Plusieurs exemples illustrent même ce qui pourrait s’apparenter à un véritable gâchis. C’est le cas du célèbre Crédit d’impôt compétitivité emploi (CICE). Les travaux menés par France stratégie ont ainsi montré que le CICE avait été extrêmement coûteux au regard du peu d’emplois créés ou sauvegardés : « 100 000 emplois par an environ pour un coût de l’ordre de 18 milliards d’euros en 2016 »⁶. Les premiers travaux sur sa transformation en allègement de cotisation sociale vont dans le même sens⁷.
Sur le plan de l’équité républicaine, on peut enfin s’interroger sur le fait que les pouvoirs publics attendent de plus en plus de « contreparties » de la part des bénéficiaires de minimas sociaux alors qu’ils n’en demandent jamais aux entreprises qui bénéficient des aides publiques de l’Etat.
Une autre politique de l’emploi est possible !

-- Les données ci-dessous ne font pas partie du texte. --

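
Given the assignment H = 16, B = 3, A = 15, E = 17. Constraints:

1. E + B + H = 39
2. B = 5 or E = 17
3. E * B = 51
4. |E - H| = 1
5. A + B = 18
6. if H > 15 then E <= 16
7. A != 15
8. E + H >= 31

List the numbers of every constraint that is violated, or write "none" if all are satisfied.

No — constraints 1, 6, and 7 are not satisfied.

1. E + B + H = 17 + 3 + 16 = 36, not 39  ✘
2. B = 3 ≠ 5, but E = 17 = 17 (second disjunct)  ✔
3. E * B = 17 * 3 = 51  ✔
4. |17 - 16| = 1  ✔
5. A + B = 15 + 3 = 18  ✔
6. H = 16 > 15, so we need E ≤ 16; but E = 17 > 16  ✘
7. A = 15, but 15 is required to differ  ✘
8. E + H = 17 + 16 = 33; 33 ≥ 31  ✔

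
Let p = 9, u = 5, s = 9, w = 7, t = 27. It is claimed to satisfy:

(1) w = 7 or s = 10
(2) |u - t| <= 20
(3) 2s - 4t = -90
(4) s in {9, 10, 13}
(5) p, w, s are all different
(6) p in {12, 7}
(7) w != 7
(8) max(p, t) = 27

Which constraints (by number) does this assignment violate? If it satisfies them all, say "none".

Constraints 2, 5, 6, and 7 do not hold.

(1) w = 7 = 7 (first disjunct)  yes
(2) |5 - 27| = 22; 22 > 20, exceeds bound 20  no
(3) 2s - 4t = 2(9) - 4(27) = -90  yes
(4) s = 9 is in {9, 10, 13}  yes
(5) p = s = 9, not all different  no
(6) p = 9 is not in {12, 7}  no
(7) w = 7, but 7 is required to differ  no
(8) max(9, 27) = 27  yes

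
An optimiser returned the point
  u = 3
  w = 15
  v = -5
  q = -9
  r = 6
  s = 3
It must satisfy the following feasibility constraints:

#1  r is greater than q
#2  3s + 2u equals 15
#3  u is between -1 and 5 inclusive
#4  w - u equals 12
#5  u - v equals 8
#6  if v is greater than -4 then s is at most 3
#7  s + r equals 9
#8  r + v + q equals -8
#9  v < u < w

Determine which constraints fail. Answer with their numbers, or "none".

#1 r = 6, q = -9; 6 > -9 — holds.
#2 3s + 2u = 3(3) + 2(3) = 15 — holds.
#3 u = 3 lies in [-1, 5] — holds.
#4 w - u = 15 - 3 = 12 — holds.
#5 u - v = 3 - (-5) = 8 — holds.
#6 v = -5, not > -4; antecedent false, conditional vacuously true — holds.
#7 s + r = 3 + 6 = 9 — holds.
#8 r + v + q = 6 + (-5) + (-9) = -8 — holds.
#9 values -5 < 3 < 15 — holds.

Yes — all constraints hold.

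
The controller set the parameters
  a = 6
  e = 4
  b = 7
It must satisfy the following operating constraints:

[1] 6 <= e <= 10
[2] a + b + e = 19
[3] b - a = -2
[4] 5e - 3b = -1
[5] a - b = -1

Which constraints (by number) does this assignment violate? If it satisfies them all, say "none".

[1] e = 4 is outside [6, 10] — does not hold.
[2] a + b + e = 6 + 7 + 4 = 17, not 19 — does not hold.
[3] b - a = 7 - 6 = 1, not -2 — does not hold.
[4] 5e - 3b = 5(4) - 3(7) = -1 — holds.
[5] a - b = 6 - 7 = -1 — holds.

Constraints 1, 2, 3 do not hold.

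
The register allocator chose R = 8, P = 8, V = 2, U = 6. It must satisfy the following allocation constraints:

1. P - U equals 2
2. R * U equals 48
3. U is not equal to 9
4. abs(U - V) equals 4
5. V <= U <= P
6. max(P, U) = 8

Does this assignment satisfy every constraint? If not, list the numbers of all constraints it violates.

Yes — all constraints hold.

1. P - U = 8 - 6 = 2 — holds.
2. R * U = 8 * 6 = 48 — holds.
3. U = 6, and 6 ≠ 9 — holds.
4. abs(6 - 2) = 4 — holds.
5. values 2 <= 6 <= 8 — holds.
6. max(8, 6) = 8 — holds.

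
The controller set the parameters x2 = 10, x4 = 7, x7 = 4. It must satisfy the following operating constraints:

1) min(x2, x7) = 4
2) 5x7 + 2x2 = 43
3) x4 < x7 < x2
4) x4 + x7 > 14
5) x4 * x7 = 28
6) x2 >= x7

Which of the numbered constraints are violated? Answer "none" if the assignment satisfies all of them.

1) min(10, 4) = 4  true
2) 5x7 + 2x2 = 5(4) + 2(10) = 40, not 43  false
3) values 7, 4, 10; x4 = 7 is not < x7 = 4  false
4) x4 + x7 = 7 + 4 = 11; 11 ≤ 14, bound 14 not met  false
5) x4 * x7 = 7 * 4 = 28  true
6) x2 = 10, x7 = 4; 10 ≥ 4  true

Constraints 2, 3, and 4 are violated.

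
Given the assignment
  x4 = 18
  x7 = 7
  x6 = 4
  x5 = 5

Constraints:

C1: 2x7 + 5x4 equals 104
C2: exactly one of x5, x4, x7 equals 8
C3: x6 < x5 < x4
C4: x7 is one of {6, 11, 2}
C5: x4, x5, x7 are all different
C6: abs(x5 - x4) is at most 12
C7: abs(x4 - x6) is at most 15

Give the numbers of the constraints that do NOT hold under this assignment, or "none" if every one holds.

C1: 2x7 + 5x4 = 2(7) + 5(18) = 104  ✔
C2: x5=5, x4=18, x7=7; 0 of them equal 8, not exactly one  ✘
C3: values 4 < 5 < 18  ✔
C4: x7 = 7 is not in {6, 11, 2}  ✘
C5: values 18, 5, 7 are pairwise distinct  ✔
C6: abs(5 - 18) = 13; 13 > 12, exceeds bound 12  ✘
C7: abs(18 - 4) = 14; 14 ≤ 15  ✔

Constraints 2, 4, and 6 do not hold.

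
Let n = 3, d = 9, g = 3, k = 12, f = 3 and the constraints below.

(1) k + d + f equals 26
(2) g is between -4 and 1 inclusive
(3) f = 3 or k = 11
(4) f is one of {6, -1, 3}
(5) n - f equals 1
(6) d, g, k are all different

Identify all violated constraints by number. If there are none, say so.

The assignment fails constraints 1, 2, 5.

(1) k + d + f = 12 + 9 + 3 = 24, not 26  ✗
(2) g = 3 is outside [-4, 1]  ✗
(3) f = 3 = 3 (first disjunct)  ✓
(4) f = 3 is in {6, -1, 3}  ✓
(5) n - f = 3 - 3 = 0, not 1  ✗
(6) values 9, 3, 12 are pairwise distinct  ✓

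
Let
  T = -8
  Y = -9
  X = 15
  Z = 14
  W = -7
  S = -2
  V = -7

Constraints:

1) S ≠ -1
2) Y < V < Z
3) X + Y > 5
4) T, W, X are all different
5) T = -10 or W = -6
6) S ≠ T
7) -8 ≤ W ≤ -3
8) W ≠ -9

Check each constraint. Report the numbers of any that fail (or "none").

No — constraint 5 is not satisfied.

1) S = -2, and -2 ≠ -1 — satisfied.
2) values -9 < -7 < 14 — satisfied.
3) X + Y = 15 + (-9) = 6; 6 > 5 — satisfied.
4) values -8, -7, 15 are pairwise distinct — satisfied.
5) T = -8 ≠ -10 and W = -7 ≠ -6; both disjuncts false — violated.
6) S = -2, T = -8; distinct — satisfied.
7) W = -7 lies in [-8, -3] — satisfied.
8) W = -7, and -7 ≠ -9 — satisfied.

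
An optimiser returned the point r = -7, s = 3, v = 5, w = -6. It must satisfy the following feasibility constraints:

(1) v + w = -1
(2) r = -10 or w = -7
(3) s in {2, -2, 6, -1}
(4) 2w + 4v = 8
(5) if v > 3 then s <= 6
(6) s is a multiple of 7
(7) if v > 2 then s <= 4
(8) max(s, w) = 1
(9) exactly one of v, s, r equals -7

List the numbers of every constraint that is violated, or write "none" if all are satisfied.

(1) v + w = 5 + (-6) = -1 — satisfied.
(2) r = -7 ≠ -10 and w = -6 ≠ -7; both disjuncts false — violated.
(3) s = 3 is not in {2, -2, 6, -1} — violated.
(4) 2w + 4v = 2(-6) + 4(5) = 8 — satisfied.
(5) v = 5 > 3, so we need s ≤ 6; s = 3 ≤ 6 — satisfied.
(6) 3 = 7*0 + 3, so 7 does not divide 3 — violated.
(7) v = 5 > 2, so we need s ≤ 4; s = 3 ≤ 4 — satisfied.
(8) max(3, -6) = 3, not 1 — violated.
(9) v=5, s=3, r=-7; 1 of them equals -7 — satisfied.

Constraints 2, 3, 6, and 8 are violated.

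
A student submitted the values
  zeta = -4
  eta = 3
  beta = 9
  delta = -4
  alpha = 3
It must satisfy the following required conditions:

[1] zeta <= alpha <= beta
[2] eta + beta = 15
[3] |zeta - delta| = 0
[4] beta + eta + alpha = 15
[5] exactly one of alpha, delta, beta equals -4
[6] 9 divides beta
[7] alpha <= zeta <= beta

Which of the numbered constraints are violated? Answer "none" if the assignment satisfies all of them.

[1] values -4 <= 3 <= 9 — satisfied.
[2] eta + beta = 3 + 9 = 12, not 15 — violated.
[3] |-4 - (-4)| = 0 — satisfied.
[4] beta + eta + alpha = 9 + 3 + 3 = 15 — satisfied.
[5] alpha=3, delta=-4, beta=9; 1 of them equals -4 — satisfied.
[6] 9 / 9 = 1, so 9 divides 9 — satisfied.
[7] values 3, -4, 9; alpha = 3 is not <= zeta = -4 — violated.

The assignment fails constraints 2, 7.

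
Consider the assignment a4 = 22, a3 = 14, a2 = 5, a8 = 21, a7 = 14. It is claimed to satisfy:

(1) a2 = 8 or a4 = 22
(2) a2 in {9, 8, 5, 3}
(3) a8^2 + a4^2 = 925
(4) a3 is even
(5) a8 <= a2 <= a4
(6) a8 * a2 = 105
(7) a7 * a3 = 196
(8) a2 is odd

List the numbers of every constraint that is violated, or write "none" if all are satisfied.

(1) a2 = 5 ≠ 8, but a4 = 22 = 22 (second disjunct)  true
(2) a2 = 5 is in {9, 8, 5, 3}  true
(3) a8^2 + a4^2 = 21^2 + 22^2 = 441 + 484 = 925  true
(4) a3 = 14 is even  true
(5) values 21, 5, 22; a8 = 21 is not <= a2 = 5  false
(6) a8 * a2 = 21 * 5 = 105  true
(7) a7 * a3 = 14 * 14 = 196  true
(8) a2 = 5 is odd  true

Constraint 5 is violated.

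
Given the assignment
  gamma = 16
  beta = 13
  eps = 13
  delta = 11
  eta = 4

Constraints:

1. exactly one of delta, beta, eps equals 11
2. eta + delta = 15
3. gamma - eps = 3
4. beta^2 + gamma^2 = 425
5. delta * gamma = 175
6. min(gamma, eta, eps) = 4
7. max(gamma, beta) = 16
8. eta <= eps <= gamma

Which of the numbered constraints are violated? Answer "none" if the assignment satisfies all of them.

1. delta=11, beta=13, eps=13; 1 of them equals 11  holds
2. eta + delta = 4 + 11 = 15  holds
3. gamma - eps = 16 - 13 = 3  holds
4. beta^2 + gamma^2 = 13^2 + 16^2 = 169 + 256 = 425  holds
5. delta * gamma = 11 * 16 = 176, not 175  fails
6. min(16, 4, 13) = 4  holds
7. max(16, 13) = 16  holds
8. values 4 <= 13 <= 16  holds

The assignment fails constraint 5.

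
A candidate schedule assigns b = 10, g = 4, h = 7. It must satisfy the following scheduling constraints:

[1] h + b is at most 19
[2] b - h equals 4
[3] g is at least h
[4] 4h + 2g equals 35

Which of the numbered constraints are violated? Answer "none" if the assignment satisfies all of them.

Violated: 2, 3, 4.

[1] h + b = 7 + 10 = 17; 17 ≤ 19  yes
[2] b - h = 10 - 7 = 3, not 4  no
[3] g = 4, h = 7; 4 < 7 (want ≥)  no
[4] 4h + 2g = 4(7) + 2(4) = 36, not 35  no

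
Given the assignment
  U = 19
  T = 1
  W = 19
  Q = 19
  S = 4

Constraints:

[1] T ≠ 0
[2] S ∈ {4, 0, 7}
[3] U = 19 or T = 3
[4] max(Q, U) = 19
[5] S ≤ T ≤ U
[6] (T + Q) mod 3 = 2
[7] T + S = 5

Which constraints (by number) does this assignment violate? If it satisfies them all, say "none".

[1] T = 1, and 1 ≠ 0 — satisfied.
[2] S = 4 is in {4, 0, 7} — satisfied.
[3] U = 19 = 19 (first disjunct) — satisfied.
[4] max(19, 19) = 19 — satisfied.
[5] values 4, 1, 19; S = 4 is not ≤ T = 1 — violated.
[6] T + Q = 20; 20 mod 3 = 2 — satisfied.
[7] T + S = 1 + 4 = 5 — satisfied.

Constraint 5 is violated.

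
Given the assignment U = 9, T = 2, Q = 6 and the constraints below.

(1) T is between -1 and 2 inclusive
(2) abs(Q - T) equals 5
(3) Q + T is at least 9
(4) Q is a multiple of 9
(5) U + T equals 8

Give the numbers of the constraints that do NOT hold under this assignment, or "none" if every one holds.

No — constraints 2, 3, 4, and 5 are not satisfied.

(1) T = 2 lies in [-1, 2]  true
(2) abs(6 - 2) = 4, not 5  false
(3) Q + T = 6 + 2 = 8; 8 < 9, bound 9 not met  false
(4) 6 = 9*0 + 6, so 9 does not divide 6  false
(5) U + T = 9 + 2 = 11, not 8  false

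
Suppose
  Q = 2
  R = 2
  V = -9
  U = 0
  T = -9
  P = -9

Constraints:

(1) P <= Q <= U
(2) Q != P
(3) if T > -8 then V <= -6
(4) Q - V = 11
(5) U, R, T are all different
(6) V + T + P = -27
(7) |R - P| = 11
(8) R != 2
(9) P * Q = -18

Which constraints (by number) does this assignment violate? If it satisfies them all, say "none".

(1) values -9, 2, 0; Q = 2 is not <= U = 0 — does not hold.
(2) Q = 2, P = -9; distinct — holds.
(3) T = -9, not > -8; antecedent false, conditional vacuously true — holds.
(4) Q - V = 2 - (-9) = 11 — holds.
(5) values 0, 2, -9 are pairwise distinct — holds.
(6) V + T + P = -9 + (-9) + (-9) = -27 — holds.
(7) |2 - (-9)| = 11 — holds.
(8) R = 2, but 2 is required to differ — does not hold.
(9) P * Q = -9 * 2 = -18 — holds.

Constraints 1, 8 do not hold.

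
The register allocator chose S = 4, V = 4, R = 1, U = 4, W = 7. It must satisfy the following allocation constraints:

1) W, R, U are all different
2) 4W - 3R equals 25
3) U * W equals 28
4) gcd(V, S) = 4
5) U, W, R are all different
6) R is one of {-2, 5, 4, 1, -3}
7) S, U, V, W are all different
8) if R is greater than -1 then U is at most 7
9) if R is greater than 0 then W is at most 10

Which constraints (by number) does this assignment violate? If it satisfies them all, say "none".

1) values 7, 1, 4 are pairwise distinct  yes
2) 4W - 3R = 4(7) - 3(1) = 25  yes
3) U * W = 4 * 7 = 28  yes
4) gcd(4, 4) = 4  yes
5) values 4, 7, 1 are pairwise distinct  yes
6) R = 1 is in {-2, 5, 4, 1, -3}  yes
7) S = U = 4, not all different  no
8) R = 1 > -1, so we need U ≤ 7; U = 4 ≤ 7  yes
9) R = 1 > 0, so we need W ≤ 10; W = 7 ≤ 10  yes

The assignment fails constraint 7.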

Une étude montre que si l’on transférait au moins 6 milliards d’euros des programmes de réduction de cotisations sociales vers des programmes de créations d’emplois plus directes, cela en créerait davantage⁸.
Depuis 2017, l’expérimentation Territoires zéro chômeur de longue durée fait d’ailleurs la démonstration, que créer des emplois en partant des personnes et des territoires, c’est possible. Avec la mobilisation des acteurs locaux et la création de 67 entreprises à but d’emploi dans 58 territoires habilités, Territoires zéro chômeur de longue durée a en effet permis la sortie de la privation durable d’emploi de plus de 3 600 personnes qui en étaient privées depuis 4 ans et 9 mois en moyenne.
Or, le coût annuel brut d’un emploi créé dans le cadre de Territoires zéro chômeur de longue durée s’élève à 22 500 €. Un coût bien en dessous de celui des autres politiques de créations d’emplois mises en place depuis 30 ans.
- http://aides-entreprises.fr/
- Voir : https://www.liberation.fr/checknews/2018/05/24/est-il-vrai-que-les-aides-aux-entreprises-coutent-140-milliards-et-representent-autant-que-les-aides_1655245/
- « Un capitalisme sous perfusion : Mesure, théories et effets macroéconomiques des aides publiques aux entreprises françaises », Rapport de l’Ires, 2022.
- « Une analyse macro et micro économique du pouvoir d’achat », Etude de l’OFCE, 2022.
- Entretien dans Alternatives économiques, janvier 2023.
- « Évaluation du Crédit d’impôt pour la compétitivité et l’emploi. Synthèse des travaux d’approfondissement », Rapport de France Stratégie, 2020.
- « Du CICE aux allègements de cotisations sociales, un bilan calamiteux », Article de l’Observatoire de la justice fiscale, 2022.
- C. Carbonner, B. Palier, M. Zemmour, « Exonérations ou investissement social ? Une évaluation du coût d’opportunité de la stratégie française pour l’emploi », LIEPP Working Paper nº34, 2014.